Photo by Carissa Woytach

Berkman now lives at The 9 on East Ninth Street, but is going to move back into a house so he has more room to entertain.

 

February 29, 2016

CSU Foundation to buy President Berkman
new house for entertaining large groups

The CSU Foundation will be buying President Ronald Berkman a new house, following his appeal to the board that his current apartment is too small to entertain.


After living in his more than $3,000 a month apartment in The 9, 2017 East Ninth St. for just over a year — moving there after selling his Shaker Heights home in 2014 — President Berkman has found the space too small to comfortably and privately engage with large groups in the open-floor-plan suite.


Rob Spademan, chief marketing officer, and William Dube, director of communications and media relations, explained the decision and factors that the CSU Foundation took into account before taking to the real estate market.


“[If] you follow what was going on in the city at the time there was a lot of nice apartments coming into the market, so the thought was that he would be in the city, that [it] would be good to be part of the city and be able to entertain and so forth, and there’d be some nice synergy there,” Spademan said. “What has happened, after working with it awhile, is that the apartment is really too small — it’s great for a group of six, but if you go beyond that it starts to create issues and problems.”


“Over time, particularly with the fund-raising campaign starting up, [the apartment] has proven to be no longer logistically feasible for the types of entertaining that are required for the president of a large university such as Cleveland State,” Dube explained. “[So,] the decision was made to look at other facilities both for this president and for future presidents of Cleveland State as an asset to the university.”


According to Spademan, after a residence has been found, the CSU Foundation will pay the mortgage on the new house and then lease it back to the university. While no budget has been set, he projected that it would be similar in cost to the Shaker Heights home without renovations.


Both Spademan and Dube also stressed that the money going into the new house was not coming out of tax dollars or tuition.


“It’s nobody’s tuition money — the foundation is a separate non-profit corporation in the university,” Spademan said. “It’s the foundation that’s going to take out a mortgage when we find a home and then lease that back to the university. So the university will still pay rent, like they’re paying for the apartment the president has…[and] then they’ll pay back the mortgage and be kind of a neutral thing.”


The move from the Shaker Heights house to the apartment saved an estimated $92,000 a year, money that was not spent another way, according to Spademan. While the president’s cost of living decreased with the 2014 move, the budget was not adjusted. According to Spademan, the new house will not cost the university any more money than it had previously budgeted for the fiscal year.


The hope, according to Dube, is that this house will become a valuable holding for the university, long after President Berkman’s tenure has ceased.


“The plan is that this will be a long-term asset for the university, the additional presidents will use on top of President Berkman,” Dube said.
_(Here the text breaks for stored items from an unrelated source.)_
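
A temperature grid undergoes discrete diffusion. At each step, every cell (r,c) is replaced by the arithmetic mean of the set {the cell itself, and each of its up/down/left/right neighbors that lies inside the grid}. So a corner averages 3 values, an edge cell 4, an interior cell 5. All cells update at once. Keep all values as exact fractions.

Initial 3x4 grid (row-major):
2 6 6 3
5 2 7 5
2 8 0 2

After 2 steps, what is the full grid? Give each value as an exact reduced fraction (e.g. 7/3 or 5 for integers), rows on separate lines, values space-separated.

Answer: 133/36 583/120 109/24 173/36
1061/240 387/100 118/25 61/16
43/12 357/80 163/48 65/18

Derivation:
After step 1:
  13/3 4 11/2 14/3
  11/4 28/5 4 17/4
  5 3 17/4 7/3
After step 2:
  133/36 583/120 109/24 173/36
  1061/240 387/100 118/25 61/16
  43/12 357/80 163/48 65/18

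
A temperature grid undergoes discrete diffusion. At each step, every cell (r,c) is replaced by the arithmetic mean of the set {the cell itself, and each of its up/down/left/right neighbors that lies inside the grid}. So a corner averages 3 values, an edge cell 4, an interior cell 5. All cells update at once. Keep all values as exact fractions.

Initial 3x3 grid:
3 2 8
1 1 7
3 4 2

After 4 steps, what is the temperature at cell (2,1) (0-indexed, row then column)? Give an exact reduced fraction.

Answer: 92249/28800

Derivation:
Step 1: cell (2,1) = 5/2
Step 2: cell (2,1) = 25/8
Step 3: cell (2,1) = 1487/480
Step 4: cell (2,1) = 92249/28800
Full grid after step 4:
  12737/4320 296197/86400 24913/6480
  122861/43200 117989/36000 36433/9600
  36041/12960 92249/28800 5837/1620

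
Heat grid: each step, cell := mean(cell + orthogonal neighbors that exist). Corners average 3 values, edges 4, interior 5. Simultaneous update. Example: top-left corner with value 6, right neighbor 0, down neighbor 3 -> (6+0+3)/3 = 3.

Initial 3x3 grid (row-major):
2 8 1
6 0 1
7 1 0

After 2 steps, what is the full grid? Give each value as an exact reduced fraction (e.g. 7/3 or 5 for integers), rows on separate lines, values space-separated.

After step 1:
  16/3 11/4 10/3
  15/4 16/5 1/2
  14/3 2 2/3
After step 2:
  71/18 877/240 79/36
  339/80 61/25 77/40
  125/36 79/30 19/18

Answer: 71/18 877/240 79/36
339/80 61/25 77/40
125/36 79/30 19/18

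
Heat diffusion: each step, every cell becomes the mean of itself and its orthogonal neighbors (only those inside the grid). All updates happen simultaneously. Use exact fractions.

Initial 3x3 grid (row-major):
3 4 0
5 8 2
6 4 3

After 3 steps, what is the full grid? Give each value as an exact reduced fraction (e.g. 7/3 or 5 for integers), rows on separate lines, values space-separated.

Answer: 3067/720 18569/4800 49/15
11347/2400 8203/2000 17419/4800
1159/240 21619/4800 1381/360

Derivation:
After step 1:
  4 15/4 2
  11/2 23/5 13/4
  5 21/4 3
After step 2:
  53/12 287/80 3
  191/40 447/100 257/80
  21/4 357/80 23/6
After step 3:
  3067/720 18569/4800 49/15
  11347/2400 8203/2000 17419/4800
  1159/240 21619/4800 1381/360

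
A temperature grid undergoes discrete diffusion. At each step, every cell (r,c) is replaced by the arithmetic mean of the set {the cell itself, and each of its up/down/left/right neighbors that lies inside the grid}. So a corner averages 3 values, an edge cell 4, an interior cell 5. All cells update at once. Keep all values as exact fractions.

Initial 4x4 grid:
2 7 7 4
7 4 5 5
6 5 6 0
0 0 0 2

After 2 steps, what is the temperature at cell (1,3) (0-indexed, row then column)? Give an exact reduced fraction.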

“It’s a long-term investment for the university and not just something for the current president,” he continued.
Living accommodations are part of Berkman’s contract with Cleveland State, a standard practice among many universities.
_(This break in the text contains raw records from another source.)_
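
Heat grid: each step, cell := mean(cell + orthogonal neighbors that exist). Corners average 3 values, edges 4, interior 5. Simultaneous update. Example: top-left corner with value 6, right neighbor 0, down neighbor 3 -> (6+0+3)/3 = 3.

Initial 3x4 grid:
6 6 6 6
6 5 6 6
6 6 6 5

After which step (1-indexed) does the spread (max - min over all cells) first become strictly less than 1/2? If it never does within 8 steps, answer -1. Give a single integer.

Answer: 1

Derivation:
Step 1: max=6, min=17/3, spread=1/3
  -> spread < 1/2 first at step 1
Step 2: max=71/12, min=103/18, spread=7/36
Step 3: max=14107/2400, min=12433/2160, spread=2633/21600
Step 4: max=421739/72000, min=624521/108000, spread=647/8640
Step 5: max=15165461/2592000, min=45041383/7776000, spread=455/7776
Step 6: max=908780899/155520000, min=2707735397/466560000, spread=186073/4665600
Step 7: max=54505781441/9331200000, min=162600762823/27993600000, spread=1833163/55987200
Step 8: max=3268241390419/559872000000, min=9764320966757/1679616000000, spread=80806409/3359232000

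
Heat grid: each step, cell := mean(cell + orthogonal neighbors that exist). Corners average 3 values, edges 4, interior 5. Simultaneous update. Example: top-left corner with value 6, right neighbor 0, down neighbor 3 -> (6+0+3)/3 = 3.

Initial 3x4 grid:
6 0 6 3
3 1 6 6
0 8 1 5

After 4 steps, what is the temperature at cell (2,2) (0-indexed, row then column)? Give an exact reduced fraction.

Answer: 71291/18000

Derivation:
Step 1: cell (2,2) = 5
Step 2: cell (2,2) = 31/8
Step 3: cell (2,2) = 4951/1200
Step 4: cell (2,2) = 71291/18000
Full grid after step 4:
  22999/7200 63671/18000 17729/4500 23273/5400
  1405439/432000 623791/180000 121211/30000 51529/12000
  209641/64800 193513/54000 71291/18000 46721/10800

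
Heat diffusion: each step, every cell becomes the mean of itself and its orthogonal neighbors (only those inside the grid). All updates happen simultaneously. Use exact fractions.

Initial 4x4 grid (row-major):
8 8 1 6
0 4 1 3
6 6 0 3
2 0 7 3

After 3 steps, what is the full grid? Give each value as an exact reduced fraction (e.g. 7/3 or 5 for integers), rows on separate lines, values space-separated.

After step 1:
  16/3 21/4 4 10/3
  9/2 19/5 9/5 13/4
  7/2 16/5 17/5 9/4
  8/3 15/4 5/2 13/3
After step 2:
  181/36 1103/240 863/240 127/36
  257/60 371/100 13/4 319/120
  52/15 353/100 263/100 397/120
  119/36 727/240 839/240 109/36
After step 3:
  10013/2160 30473/7200 5389/1440 7043/2160
  14839/3600 23243/6000 19013/6000 1147/360
  13127/3600 19639/6000 19457/6000 5231/1800
  7057/2160 24049/7200 21929/7200 7079/2160

Answer: 10013/2160 30473/7200 5389/1440 7043/2160
14839/3600 23243/6000 19013/6000 1147/360
13127/3600 19639/6000 19457/6000 5231/1800
7057/2160 24049/7200 21929/7200 7079/2160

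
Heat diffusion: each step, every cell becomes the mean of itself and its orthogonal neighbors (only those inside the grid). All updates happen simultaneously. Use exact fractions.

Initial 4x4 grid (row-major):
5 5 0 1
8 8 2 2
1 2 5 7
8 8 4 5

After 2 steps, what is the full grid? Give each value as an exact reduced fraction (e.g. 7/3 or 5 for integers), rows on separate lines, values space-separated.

Answer: 16/3 35/8 109/40 2
85/16 116/25 87/25 243/80
1243/240 481/100 449/100 205/48
191/36 161/30 61/12 187/36

Derivation:
After step 1:
  6 9/2 2 1
  11/2 5 17/5 3
  19/4 24/5 4 19/4
  17/3 11/2 11/2 16/3
After step 2:
  16/3 35/8 109/40 2
  85/16 116/25 87/25 243/80
  1243/240 481/100 449/100 205/48
  191/36 161/30 61/12 187/36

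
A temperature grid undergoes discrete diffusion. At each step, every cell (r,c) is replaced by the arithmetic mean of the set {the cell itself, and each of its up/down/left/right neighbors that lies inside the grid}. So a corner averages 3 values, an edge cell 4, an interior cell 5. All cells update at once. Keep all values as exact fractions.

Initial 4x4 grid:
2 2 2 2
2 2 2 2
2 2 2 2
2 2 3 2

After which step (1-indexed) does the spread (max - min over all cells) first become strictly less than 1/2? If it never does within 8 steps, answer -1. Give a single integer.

Answer: 1

Derivation:
Step 1: max=7/3, min=2, spread=1/3
  -> spread < 1/2 first at step 1
Step 2: max=271/120, min=2, spread=31/120
Step 3: max=2371/1080, min=2, spread=211/1080
Step 4: max=232843/108000, min=2, spread=16843/108000
Step 5: max=2082643/972000, min=18079/9000, spread=130111/972000
Step 6: max=61962367/29160000, min=1087159/540000, spread=3255781/29160000
Step 7: max=1849953691/874800000, min=1091107/540000, spread=82360351/874800000
Step 8: max=55239316891/26244000000, min=196906441/97200000, spread=2074577821/26244000000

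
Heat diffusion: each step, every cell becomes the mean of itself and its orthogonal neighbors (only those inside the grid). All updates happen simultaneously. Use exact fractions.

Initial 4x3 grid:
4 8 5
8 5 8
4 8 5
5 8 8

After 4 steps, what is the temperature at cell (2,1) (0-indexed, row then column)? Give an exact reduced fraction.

Step 1: cell (2,1) = 6
Step 2: cell (2,1) = 683/100
Step 3: cell (2,1) = 37897/6000
Step 4: cell (2,1) = 2358593/360000
Full grid after step 4:
  397429/64800 2750861/432000 136843/21600
  679349/108000 1127809/180000 78761/12000
  671729/108000 2358593/360000 235993/36000
  833183/129600 5608987/864000 32429/4800

Answer: 2358593/360000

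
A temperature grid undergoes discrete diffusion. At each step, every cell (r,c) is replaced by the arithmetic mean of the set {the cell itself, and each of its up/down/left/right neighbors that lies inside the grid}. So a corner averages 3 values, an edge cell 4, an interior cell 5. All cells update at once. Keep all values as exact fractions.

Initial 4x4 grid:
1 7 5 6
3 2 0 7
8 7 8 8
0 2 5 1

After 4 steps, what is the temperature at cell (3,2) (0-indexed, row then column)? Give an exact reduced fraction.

Step 1: cell (3,2) = 4
Step 2: cell (3,2) = 533/120
Step 3: cell (3,2) = 8311/1800
Step 4: cell (3,2) = 50123/10800
Full grid after step 4:
  256531/64800 907027/216000 335761/72000 17921/3600
  435251/108000 775057/180000 28457/6000 365281/72000
  444919/108000 78473/18000 858919/180000 217247/43200
  132979/32400 232787/54000 50123/10800 317749/64800

Answer: 50123/10800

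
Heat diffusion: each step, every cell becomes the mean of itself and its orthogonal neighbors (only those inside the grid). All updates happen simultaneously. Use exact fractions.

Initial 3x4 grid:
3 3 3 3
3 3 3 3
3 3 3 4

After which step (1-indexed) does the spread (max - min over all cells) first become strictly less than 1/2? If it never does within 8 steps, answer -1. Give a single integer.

Step 1: max=10/3, min=3, spread=1/3
  -> spread < 1/2 first at step 1
Step 2: max=59/18, min=3, spread=5/18
Step 3: max=689/216, min=3, spread=41/216
Step 4: max=81977/25920, min=3, spread=4217/25920
Step 5: max=4874749/1555200, min=21679/7200, spread=38417/311040
Step 6: max=291136211/93312000, min=434597/144000, spread=1903471/18662400
Step 7: max=17397149089/5598720000, min=13075759/4320000, spread=18038617/223948800
Step 8: max=1041037782851/335923200000, min=1179326759/388800000, spread=883978523/13436928000

Answer: 1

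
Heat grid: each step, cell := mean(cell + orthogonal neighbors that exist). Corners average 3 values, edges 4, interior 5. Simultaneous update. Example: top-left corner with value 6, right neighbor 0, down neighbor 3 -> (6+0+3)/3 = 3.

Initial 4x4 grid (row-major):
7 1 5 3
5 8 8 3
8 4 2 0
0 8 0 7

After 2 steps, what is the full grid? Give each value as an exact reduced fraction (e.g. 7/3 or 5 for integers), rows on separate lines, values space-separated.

Answer: 199/36 571/120 551/120 137/36
1247/240 573/100 419/100 461/120
271/48 17/4 17/4 349/120
151/36 223/48 743/240 115/36

Derivation:
After step 1:
  13/3 21/4 17/4 11/3
  7 26/5 26/5 7/2
  17/4 6 14/5 3
  16/3 3 17/4 7/3
After step 2:
  199/36 571/120 551/120 137/36
  1247/240 573/100 419/100 461/120
  271/48 17/4 17/4 349/120
  151/36 223/48 743/240 115/36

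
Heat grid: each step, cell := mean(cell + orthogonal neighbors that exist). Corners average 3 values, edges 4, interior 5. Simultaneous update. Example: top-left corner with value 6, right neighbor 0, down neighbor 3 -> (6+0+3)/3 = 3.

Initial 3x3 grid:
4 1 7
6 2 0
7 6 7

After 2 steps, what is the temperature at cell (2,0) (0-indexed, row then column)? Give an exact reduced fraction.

Answer: 199/36

Derivation:
Step 1: cell (2,0) = 19/3
Step 2: cell (2,0) = 199/36
Full grid after step 2:
  143/36 77/24 61/18
  71/16 83/20 7/2
  199/36 115/24 83/18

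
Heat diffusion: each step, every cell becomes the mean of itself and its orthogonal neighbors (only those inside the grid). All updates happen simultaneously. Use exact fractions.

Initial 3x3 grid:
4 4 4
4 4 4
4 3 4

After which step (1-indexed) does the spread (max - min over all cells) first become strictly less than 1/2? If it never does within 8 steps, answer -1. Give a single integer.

Answer: 1

Derivation:
Step 1: max=4, min=11/3, spread=1/3
  -> spread < 1/2 first at step 1
Step 2: max=4, min=893/240, spread=67/240
Step 3: max=793/200, min=8203/2160, spread=1807/10800
Step 4: max=21239/5400, min=3298037/864000, spread=33401/288000
Step 5: max=2116609/540000, min=29874067/7776000, spread=3025513/38880000
Step 6: max=112444051/28800000, min=11976673133/3110400000, spread=53531/995328
Step 7: max=30312883949/7776000000, min=720463074151/186624000000, spread=450953/11943936
Step 8: max=3631471389481/933120000000, min=43280856439397/11197440000000, spread=3799043/143327232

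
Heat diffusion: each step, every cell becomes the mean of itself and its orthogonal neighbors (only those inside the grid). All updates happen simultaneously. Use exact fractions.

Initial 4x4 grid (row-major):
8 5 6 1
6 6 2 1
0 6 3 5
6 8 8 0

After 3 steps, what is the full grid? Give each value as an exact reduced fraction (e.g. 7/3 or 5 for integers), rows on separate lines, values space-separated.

After step 1:
  19/3 25/4 7/2 8/3
  5 5 18/5 9/4
  9/2 23/5 24/5 9/4
  14/3 7 19/4 13/3
After step 2:
  211/36 253/48 961/240 101/36
  125/24 489/100 383/100 323/120
  563/120 259/50 4 409/120
  97/18 1261/240 1253/240 34/9
After step 3:
  2353/432 36047/7200 28639/7200 6841/2160
  9293/1800 5851/1200 23299/6000 5731/1800
  9211/1800 28819/6000 25967/6000 1249/360
  11041/2160 37879/7200 6571/1440 8933/2160

Answer: 2353/432 36047/7200 28639/7200 6841/2160
9293/1800 5851/1200 23299/6000 5731/1800
9211/1800 28819/6000 25967/6000 1249/360
11041/2160 37879/7200 6571/1440 8933/2160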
Other public Ohio universities including Kent State and Bowling Green, spent between $600,000 to over $900,000 on homes for their presidents.


Sixty percent of four-year public universities providing housing, with the rest offering a housing allowance, according to The Council of Independent Colleges.
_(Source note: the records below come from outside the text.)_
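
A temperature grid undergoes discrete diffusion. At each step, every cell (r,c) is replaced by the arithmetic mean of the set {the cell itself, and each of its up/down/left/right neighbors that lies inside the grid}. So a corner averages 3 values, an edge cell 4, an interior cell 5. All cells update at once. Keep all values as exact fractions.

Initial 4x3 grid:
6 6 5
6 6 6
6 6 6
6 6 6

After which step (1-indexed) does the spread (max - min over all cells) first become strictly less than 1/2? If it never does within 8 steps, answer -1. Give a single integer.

Answer: 1

Derivation:
Step 1: max=6, min=17/3, spread=1/3
  -> spread < 1/2 first at step 1
Step 2: max=6, min=103/18, spread=5/18
Step 3: max=6, min=1255/216, spread=41/216
Step 4: max=6, min=151303/25920, spread=4217/25920
Step 5: max=43121/7200, min=9122051/1555200, spread=38417/311040
Step 6: max=861403/144000, min=548671789/93312000, spread=1903471/18662400
Step 7: max=25804241/4320000, min=32991330911/5598720000, spread=18038617/223948800
Step 8: max=2319873241/388800000, min=1982271017149/335923200000, spread=883978523/13436928000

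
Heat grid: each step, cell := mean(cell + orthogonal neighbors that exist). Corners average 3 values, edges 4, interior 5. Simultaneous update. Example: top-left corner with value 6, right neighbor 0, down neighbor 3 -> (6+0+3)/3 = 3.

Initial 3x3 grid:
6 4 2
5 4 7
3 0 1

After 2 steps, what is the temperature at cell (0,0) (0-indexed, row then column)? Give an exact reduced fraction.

Step 1: cell (0,0) = 5
Step 2: cell (0,0) = 9/2
Full grid after step 2:
  9/2 13/3 71/18
  97/24 18/5 29/8
  55/18 17/6 49/18

Answer: 9/2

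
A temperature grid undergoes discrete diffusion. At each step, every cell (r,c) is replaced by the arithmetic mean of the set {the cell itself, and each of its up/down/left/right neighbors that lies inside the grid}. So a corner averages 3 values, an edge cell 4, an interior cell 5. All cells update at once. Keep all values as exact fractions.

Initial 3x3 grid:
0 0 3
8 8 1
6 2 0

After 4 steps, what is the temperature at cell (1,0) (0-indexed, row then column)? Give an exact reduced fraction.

Step 1: cell (1,0) = 11/2
Step 2: cell (1,0) = 173/40
Step 3: cell (1,0) = 10031/2400
Step 4: cell (1,0) = 550757/144000
Full grid after step 4:
  467651/129600 892139/288000 359401/129600
  550757/144000 1233229/360000 613073/216000
  263213/64800 382099/108000 701/225

Answer: 550757/144000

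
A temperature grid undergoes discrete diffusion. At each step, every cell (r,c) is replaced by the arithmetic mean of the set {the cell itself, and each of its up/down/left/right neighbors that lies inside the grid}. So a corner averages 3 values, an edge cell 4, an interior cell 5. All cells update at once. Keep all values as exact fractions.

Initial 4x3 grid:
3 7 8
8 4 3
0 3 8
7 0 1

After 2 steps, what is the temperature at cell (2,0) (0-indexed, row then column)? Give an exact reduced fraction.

Step 1: cell (2,0) = 9/2
Step 2: cell (2,0) = 163/48
Full grid after step 2:
  61/12 45/8 23/4
  77/16 23/5 41/8
  163/48 19/5 31/8
  115/36 133/48 19/6

Answer: 163/48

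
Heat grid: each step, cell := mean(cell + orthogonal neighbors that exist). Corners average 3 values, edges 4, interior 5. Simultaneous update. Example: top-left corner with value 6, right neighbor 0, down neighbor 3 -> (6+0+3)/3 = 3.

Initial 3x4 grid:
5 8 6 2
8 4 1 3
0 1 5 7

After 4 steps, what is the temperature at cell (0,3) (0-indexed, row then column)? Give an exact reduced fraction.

Answer: 526079/129600

Derivation:
Step 1: cell (0,3) = 11/3
Step 2: cell (0,3) = 67/18
Step 3: cell (0,3) = 8653/2160
Step 4: cell (0,3) = 526079/129600
Full grid after step 4:
  209333/43200 168259/36000 464447/108000 526079/129600
  1272877/288000 508423/120000 1449869/360000 3391591/864000
  56611/14400 46003/12000 136399/36000 54731/14400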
For Berkman, other contract items — beyond his $450,000 yearly salary — include a $1,000/month automobile allowance, six weeks of paid vacation per fiscal year and annual performance bonuses.


There is no deadline for the president’s relocation, taking into account fluctuations in the housing market and the president’s entertaining needs will take time to find a suitable house.


“Right now the process [includes] investigating different options based on the market and based on the type of home [that] will meet our needs,” Dube said.


“The hope is to stay as close to campus as possible, preferably in the city of Cleveland, but that will be based on the market and the opportunities that are available,” he continued.


Emily Halasah, Student Government Association president and student representative for the CSU Foundation, relates many of the frustrations that other students and Cleveland residents have been venting online in conjunction with the Cleveland.com news and opinion articles.


“This issue is complex,” she wrote in a statement to The Cleveland Stater. “Essentially, this is being paid out of the foundation board’s budget, which is privately raised money. It is important to note that these are not student dollars. However, I do think finding a new house for President Berkman can be done more conservatively and tactfully.”